The good will which the Floating Doctors exhibits around the clock is returned by the Haitians. Many times the Floating Doctors would treat a patient and then ferry them home to their beach village. They follow up with “house calls” and set up beach clinics for the entire village while they are visiting. They give their all to the people they have grown to love. They hold nothing back.
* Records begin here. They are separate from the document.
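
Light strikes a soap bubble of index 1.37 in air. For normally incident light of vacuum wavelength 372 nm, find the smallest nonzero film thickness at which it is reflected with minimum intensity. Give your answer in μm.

0.136 μm

At the upper boundary (n = 1.0 to n = 1.37) the reflected ray undergoes a half-wave phase shift.
At the lower boundary (n = 1.37 to n = 1.0) the reflected ray undergoes no phase shift.
Exactly one π shift → a net half-wave offset.
With one net inversion, destructive interference in reflection requires 2 n t = m λ.
Minimum nonzero at m = 1: t = λ / (2 n) = 372 / (2 × 1.37) = 136 nm.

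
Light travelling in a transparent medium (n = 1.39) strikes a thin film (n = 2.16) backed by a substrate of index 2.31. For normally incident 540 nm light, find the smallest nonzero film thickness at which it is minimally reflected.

62.5 nm

At the upper boundary (n = 1.39 to n = 2.16) the reflected ray undergoes a half-wave phase shift.
Bottom surface (2.16 → 2.31): reflection off a higher-index medium gives a half-wave phase shift.
Zero or two π shifts → no net half-wave offset.
For weak reflection here: 2 n t = (m + ½) λ.
Minimum at m = 0: t = λ / (4 n) = 540 / (4 × 2.16) = 62.5 nm.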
When one of us became ill during the morning walk from the beach to the clinic, he turned around and headed back toward the beach. A local man on a motor cycle picked him up and took him to the beach for no fare. When our crew member started vomiting violently, a Haitian woman held his head and washed him up. She waited with him for the arrival of the skiff to take him back to the Southern Wind.
I have never had the pleasure of serving with a happier bunch. I find it almost impossible to do what they do without experiencing happiness as the reward. I have taken some very fun vacations in my life, and believe me, I have nothing against fun. In fact, I believe that the only thing one should never do in the pursuit of fun is to sacrifice happiness for it. But on the scale of values, a vacation like the one I have just had in Haiti is off the charts. It restores my soul. I love the “people, not paperwork” practice of medicine. I really understand what Mother Theresa meant when asked by a reporter, “How can you hug lepers and dirty people with open sores?” She said something to the effect that, “Well some people say it is because I am a saint. But it’s not. It’s because I’m a cranky old lady and it makes me feel good.”
When the Southern Wind sets sail for its next port of call in Honduras, they will leave behind many people whose quality of life has been considerably enhanced. Just being relieved of one’s load of intestinal worms for a few months by the single dose of the albendazole that each patient receives is such a blessing. The vitamins distributed and prenatal care given to pregnant women result in stronger healthier babies. All the other services provided, both large and small, give one the sense of living a life which is truly of value. The experience can be as truly life-changing to the provider as it is to the recipient.
This is difficult to talk about or try to explain without sounding, at least to myself, insufferably pious. But it is not a “pious” experience. One leaves spiritually refreshed from an experience with Floating Doctors not in any remotely way pious. One treasures the moments laughing, tumbling off the boat into the warm Caribbean waters or roaring around the potholes of Petit Goave on the back of a motor cycle taxi driven by a young man who would be a motocross champion if he ever got sponsored to the USA.
Under the mosquito netting at night on the deck of the Southern Wind, lying quietly at anchor 3/4 mile off shore, feeling the cooling breeze, watching the constellations and first magnitude stars I have known by name since childhood play hide and seek with me among the clouds while the sea gently rocks me to sleep is not a pious experience. It is all part of the spiritual experience of finding one’s true place in this universe. I am so grateful.